Leere Versprechungen von Stadträtin Laska

Liberale kritisieren Verfilzung zwischen Verwaltung und privaten Bauinteressen!

Wien (OTS) Bereits seit 1993 sucht die Freie Waldorfschule Wien
West ein geeignetes Gebäude für Schule und Kindergarten. In der Hüttelbergstraße 22 im 14. Bezirk schien sie in dem derzeit leerstehenden Arne Karlson Heim den idealen Standort gefunden zu haben. Die umgebende Grünanlage eigne sich bestens für die Ausbildung in Gartenbau und Forstkunde.

Für das vom Ressort Laska (MA11) verwaltete Grundstück plant jedoch der Fond des Kuratoriums Wiener Jugendheime, dessen Geschäftsführer Dr.Podkowicz gleichzeitig Bereichsleiter im Ressort Laska und Chef der MA52 ist, die Errichtung von acht 12m hohen Wohntürmen und ein Restaurant für die WIGAST.
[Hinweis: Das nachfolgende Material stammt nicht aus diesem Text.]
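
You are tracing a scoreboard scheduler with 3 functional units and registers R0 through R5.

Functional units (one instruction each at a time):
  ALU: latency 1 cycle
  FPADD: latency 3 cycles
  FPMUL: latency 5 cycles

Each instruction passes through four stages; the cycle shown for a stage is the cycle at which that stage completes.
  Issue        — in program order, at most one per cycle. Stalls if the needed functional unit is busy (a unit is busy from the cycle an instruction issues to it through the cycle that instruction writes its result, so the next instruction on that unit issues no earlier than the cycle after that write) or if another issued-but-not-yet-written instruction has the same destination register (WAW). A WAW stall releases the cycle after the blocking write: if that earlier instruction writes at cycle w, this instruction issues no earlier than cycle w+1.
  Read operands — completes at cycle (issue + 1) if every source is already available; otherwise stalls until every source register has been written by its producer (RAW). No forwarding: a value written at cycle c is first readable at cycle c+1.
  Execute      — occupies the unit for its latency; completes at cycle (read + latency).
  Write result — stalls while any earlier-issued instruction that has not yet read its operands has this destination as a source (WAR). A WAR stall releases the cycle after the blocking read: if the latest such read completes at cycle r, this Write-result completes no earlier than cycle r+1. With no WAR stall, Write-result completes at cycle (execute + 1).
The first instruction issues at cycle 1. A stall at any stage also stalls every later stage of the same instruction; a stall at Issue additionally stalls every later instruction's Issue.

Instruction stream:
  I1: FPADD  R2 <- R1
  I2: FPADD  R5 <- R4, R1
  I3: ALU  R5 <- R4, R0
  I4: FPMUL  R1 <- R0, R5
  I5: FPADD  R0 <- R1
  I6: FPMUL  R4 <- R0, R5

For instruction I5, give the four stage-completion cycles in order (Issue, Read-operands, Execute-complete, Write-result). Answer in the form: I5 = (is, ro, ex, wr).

I1: IS=1 RO=2 EX=5 WR=6
I2: IS=7 RO=8 EX=11 WR=12  [struct: FPADD busy until I1 writes@6]
I3: IS=13 RO=14 EX=15 WR=16  [WAW R5: wait I2 write@12]
I4: IS=14 RO=17 EX=22 WR=23  [RAW R5: wait I3 write@16]
I5: IS=15 RO=24 EX=27 WR=28  [RAW R1: wait I4 write@23]
I6: IS=24 RO=29 EX=34 WR=35  [struct: FPMUL busy until I4 writes@23; RAW R0: wait I5 write@28]

I5 = (15, 24, 27, 28)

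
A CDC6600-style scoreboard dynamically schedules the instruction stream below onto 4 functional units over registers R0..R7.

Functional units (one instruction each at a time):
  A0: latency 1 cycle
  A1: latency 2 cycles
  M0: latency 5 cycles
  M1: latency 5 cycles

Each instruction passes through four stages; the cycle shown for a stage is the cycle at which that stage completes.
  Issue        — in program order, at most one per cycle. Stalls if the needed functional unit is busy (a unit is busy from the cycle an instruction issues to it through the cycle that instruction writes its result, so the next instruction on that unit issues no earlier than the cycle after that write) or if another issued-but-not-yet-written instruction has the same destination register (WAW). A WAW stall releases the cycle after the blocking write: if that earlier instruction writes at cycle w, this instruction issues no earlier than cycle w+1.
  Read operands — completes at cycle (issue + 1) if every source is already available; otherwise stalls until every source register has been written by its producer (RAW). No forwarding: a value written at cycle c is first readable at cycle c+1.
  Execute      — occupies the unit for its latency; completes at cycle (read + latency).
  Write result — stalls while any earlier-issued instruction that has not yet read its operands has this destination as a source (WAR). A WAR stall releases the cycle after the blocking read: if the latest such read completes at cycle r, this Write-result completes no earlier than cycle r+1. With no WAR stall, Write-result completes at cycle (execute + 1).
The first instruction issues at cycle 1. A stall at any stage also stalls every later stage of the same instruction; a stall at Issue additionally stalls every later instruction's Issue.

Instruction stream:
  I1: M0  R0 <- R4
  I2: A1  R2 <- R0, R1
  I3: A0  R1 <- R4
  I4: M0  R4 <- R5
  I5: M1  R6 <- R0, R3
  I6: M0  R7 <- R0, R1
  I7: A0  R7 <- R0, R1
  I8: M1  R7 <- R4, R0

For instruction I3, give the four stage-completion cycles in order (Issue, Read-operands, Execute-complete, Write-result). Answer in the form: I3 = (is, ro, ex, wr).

I3 = (3, 4, 5, 10)

c1: I1→M0
c2: I1 RO | I2→A1
c3: I3→A0
c4: I3 RO
c5: I3 EX
c7: I1 EX
c8: I1 WR R0
c9: I2 RO | I4→M0
c10: I3 WR R1 | I4 RO | I5→M1
c11: I2 EX | I5 RO
c12: I2 WR R2
c15: I4 EX
c16: I4 WR R4 | I5 EX
c17: I5 WR R6 | I6→M0
c18: I6 RO
c23: I6 EX
c24: I6 WR R7
c25: I7→A0
c26: I7 RO
c27: I7 EX
c28: I7 WR R7
c29: I8→M1
c30: I8 RO
c35: I8 EX
c36: I8 WR R7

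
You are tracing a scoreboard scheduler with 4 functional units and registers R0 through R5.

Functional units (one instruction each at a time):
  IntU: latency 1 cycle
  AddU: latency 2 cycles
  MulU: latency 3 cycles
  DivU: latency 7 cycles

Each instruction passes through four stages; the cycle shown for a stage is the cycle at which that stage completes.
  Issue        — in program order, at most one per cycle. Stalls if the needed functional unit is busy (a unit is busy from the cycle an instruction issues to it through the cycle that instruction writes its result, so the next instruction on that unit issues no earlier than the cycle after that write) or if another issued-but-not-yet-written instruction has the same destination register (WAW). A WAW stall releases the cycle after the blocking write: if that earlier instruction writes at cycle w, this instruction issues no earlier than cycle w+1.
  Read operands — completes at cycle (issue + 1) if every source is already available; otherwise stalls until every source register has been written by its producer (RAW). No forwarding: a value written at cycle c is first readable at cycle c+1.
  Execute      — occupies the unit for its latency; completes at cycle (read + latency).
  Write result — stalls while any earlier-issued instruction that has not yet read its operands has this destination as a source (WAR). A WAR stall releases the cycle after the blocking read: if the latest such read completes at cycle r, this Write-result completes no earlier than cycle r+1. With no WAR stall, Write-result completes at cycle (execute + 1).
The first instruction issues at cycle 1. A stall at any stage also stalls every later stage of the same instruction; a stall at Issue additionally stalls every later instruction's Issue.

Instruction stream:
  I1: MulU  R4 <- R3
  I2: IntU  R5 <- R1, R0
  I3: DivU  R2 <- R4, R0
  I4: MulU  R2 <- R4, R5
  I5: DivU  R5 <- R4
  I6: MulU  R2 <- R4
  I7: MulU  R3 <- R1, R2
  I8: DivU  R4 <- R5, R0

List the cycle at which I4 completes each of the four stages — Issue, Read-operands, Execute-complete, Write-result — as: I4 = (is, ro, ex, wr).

c1: I1→MulU
c2: I1 RO, I2→IntU
c3: I2 RO, I3→DivU
c4: I2 EX
c5: I1 EX, I2 WR R5
c6: I1 WR R4
c7: I3 RO
c14: I3 EX
c15: I3 WR R2
c16: I4→MulU
c17: I4 RO, I5→DivU
c18: I5 RO
c20: I4 EX
c21: I4 WR R2
c22: I6→MulU
c23: I6 RO
c25: I5 EX
c26: I5 WR R5, I6 EX
c27: I6 WR R2
c28: I7→MulU
c29: I7 RO, I8→DivU
c30: I8 RO
c32: I7 EX
c33: I7 WR R3
c37: I8 EX
c38: I8 WR R4

I4 = (16, 17, 20, 21)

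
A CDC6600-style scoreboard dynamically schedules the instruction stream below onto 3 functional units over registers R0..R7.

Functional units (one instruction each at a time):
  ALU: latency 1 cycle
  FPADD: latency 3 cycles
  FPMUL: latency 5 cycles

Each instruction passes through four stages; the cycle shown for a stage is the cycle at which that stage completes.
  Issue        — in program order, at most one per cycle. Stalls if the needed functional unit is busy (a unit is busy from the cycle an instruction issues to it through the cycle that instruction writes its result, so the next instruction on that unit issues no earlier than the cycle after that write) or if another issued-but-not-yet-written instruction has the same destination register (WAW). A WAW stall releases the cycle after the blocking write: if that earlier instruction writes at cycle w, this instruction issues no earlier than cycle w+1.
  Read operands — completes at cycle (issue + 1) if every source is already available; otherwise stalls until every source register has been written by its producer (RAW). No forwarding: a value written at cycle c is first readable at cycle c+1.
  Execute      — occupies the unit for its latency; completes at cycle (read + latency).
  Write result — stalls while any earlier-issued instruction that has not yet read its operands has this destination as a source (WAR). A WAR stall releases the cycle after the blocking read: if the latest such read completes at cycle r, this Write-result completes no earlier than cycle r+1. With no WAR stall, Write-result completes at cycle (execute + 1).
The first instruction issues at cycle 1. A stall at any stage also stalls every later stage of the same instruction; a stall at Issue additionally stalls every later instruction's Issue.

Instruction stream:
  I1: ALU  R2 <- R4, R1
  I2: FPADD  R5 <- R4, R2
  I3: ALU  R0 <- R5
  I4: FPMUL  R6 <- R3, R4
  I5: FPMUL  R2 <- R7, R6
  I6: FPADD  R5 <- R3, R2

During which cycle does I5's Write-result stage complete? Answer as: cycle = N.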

Daß dieses Grundstück durch einen Gemeinderatsbeschluß von
1995 zum Wiener Grüngürtel zählt, interessiert die Errichter ebenso wenig, kritisiert die liberale Planungssprecherin Mag. Michaela Hack, wie die Tatsache, daß sich diese Liegenschaft aufgrund der schlechten Erreichbarkeit für ein Jugendwohnheim nicht eigne.
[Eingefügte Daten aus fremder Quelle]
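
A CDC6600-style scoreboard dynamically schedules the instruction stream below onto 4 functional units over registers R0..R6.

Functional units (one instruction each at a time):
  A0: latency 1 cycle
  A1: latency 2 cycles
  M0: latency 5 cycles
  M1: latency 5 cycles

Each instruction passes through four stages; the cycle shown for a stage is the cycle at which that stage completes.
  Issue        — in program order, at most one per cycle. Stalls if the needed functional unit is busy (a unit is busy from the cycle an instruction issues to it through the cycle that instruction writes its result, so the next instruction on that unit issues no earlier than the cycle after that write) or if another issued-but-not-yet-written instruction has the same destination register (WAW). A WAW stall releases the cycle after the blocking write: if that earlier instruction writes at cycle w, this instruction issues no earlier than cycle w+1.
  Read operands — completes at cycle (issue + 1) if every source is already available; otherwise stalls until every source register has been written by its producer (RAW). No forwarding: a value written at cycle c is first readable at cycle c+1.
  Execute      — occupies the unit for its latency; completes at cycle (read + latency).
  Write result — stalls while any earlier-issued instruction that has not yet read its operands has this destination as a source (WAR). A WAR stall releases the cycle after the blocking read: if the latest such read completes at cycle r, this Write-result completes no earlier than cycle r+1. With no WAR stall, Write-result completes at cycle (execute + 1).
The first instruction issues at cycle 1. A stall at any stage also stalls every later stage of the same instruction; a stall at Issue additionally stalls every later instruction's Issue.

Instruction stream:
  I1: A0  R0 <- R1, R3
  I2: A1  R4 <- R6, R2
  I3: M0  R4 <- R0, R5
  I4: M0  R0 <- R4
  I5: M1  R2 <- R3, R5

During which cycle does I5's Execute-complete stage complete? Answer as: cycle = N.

cycle = 22

I1: IS=1 RO=2 EX=3 WR=4
I2: IS=2 RO=3 EX=5 WR=6
I3: IS=7 RO=8 EX=13 WR=14  [WAW R4: wait I2 write@6]
I4: IS=15 RO=16 EX=21 WR=22  [struct: M0 busy until I3 writes@14]
I5: IS=16 RO=17 EX=22 WR=23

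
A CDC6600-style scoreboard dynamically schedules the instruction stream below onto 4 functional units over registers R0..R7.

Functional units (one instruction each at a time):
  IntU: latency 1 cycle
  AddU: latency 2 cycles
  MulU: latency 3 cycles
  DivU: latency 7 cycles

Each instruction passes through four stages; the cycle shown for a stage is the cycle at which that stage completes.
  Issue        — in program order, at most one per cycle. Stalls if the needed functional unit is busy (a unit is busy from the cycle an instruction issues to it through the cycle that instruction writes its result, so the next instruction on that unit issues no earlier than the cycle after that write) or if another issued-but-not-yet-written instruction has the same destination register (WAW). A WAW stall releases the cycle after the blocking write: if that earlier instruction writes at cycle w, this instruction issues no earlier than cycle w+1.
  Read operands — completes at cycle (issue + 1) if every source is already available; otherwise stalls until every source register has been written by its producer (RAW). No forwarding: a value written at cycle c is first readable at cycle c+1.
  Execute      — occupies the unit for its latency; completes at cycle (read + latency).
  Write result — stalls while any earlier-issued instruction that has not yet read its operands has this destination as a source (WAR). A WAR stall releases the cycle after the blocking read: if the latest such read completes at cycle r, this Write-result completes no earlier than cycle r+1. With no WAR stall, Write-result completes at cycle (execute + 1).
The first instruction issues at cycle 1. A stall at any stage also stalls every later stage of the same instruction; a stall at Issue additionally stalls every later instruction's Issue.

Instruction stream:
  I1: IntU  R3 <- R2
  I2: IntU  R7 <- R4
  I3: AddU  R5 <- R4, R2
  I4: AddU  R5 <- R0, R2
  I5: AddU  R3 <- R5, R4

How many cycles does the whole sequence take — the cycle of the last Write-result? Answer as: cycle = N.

  I1 | 1 | 2 | 3 | 4
  I2 | 5 | 6 | 7 | 8   struct: IntU busy until I1 writes@4
  I3 | 6 | 7 | 9 | 10
  I4 | 11 | 12 | 14 | 15   struct: AddU busy until I3 writes@10
  I5 | 16 | 17 | 19 | 20   struct: AddU busy until I4 writes@15

cycle = 20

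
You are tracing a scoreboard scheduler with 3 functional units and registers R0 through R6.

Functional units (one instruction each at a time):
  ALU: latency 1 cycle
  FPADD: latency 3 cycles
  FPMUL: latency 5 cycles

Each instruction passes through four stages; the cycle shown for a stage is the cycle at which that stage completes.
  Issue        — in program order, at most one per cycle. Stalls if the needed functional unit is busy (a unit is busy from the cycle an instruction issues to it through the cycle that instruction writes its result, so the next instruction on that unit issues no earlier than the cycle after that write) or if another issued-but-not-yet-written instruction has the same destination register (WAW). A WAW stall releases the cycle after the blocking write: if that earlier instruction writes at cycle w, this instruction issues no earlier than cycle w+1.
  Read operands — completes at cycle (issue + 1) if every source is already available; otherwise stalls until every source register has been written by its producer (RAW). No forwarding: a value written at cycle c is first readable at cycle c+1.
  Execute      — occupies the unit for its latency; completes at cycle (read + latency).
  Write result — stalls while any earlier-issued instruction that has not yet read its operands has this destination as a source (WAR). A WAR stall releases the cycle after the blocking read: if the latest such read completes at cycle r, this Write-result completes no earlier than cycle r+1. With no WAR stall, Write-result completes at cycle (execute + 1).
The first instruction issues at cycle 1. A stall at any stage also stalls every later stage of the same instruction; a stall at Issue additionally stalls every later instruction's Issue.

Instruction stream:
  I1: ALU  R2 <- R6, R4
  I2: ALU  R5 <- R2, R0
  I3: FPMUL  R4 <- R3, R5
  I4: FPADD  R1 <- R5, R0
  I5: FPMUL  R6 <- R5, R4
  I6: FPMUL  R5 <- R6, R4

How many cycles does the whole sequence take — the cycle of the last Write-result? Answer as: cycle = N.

cycle = 31

1) issue 1, read 2, done 3, write 4
2) issue 5, read 6, done 7, write 8  <struct: ALU busy until I1 writes@4>
3) issue 6, read 9, done 14, write 15  <RAW R5: wait I2 write@8>
4) issue 7, read 9, done 12, write 13  <RAW R5: wait I2 write@8>
5) issue 16, read 17, done 22, write 23  <struct: FPMUL busy until I3 writes@15>
6) issue 24, read 25, done 30, write 31  <struct: FPMUL busy until I5 writes@23>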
Da die in großer Raumnot befindliche Waldorfschule ohne zusätzliche Verbauung des Wald- und Wiesengürtels auskommen würde, und zusätzlich ca. 50 Ausbildungsplätze für Lehrlinge geschaffen würden, unterstützen die Wiener Liberalen das Projekt der Schule, sagte Hack, denn der Bedarf an zusätzlichen Wohnheimplätzen sei nicht gegeben.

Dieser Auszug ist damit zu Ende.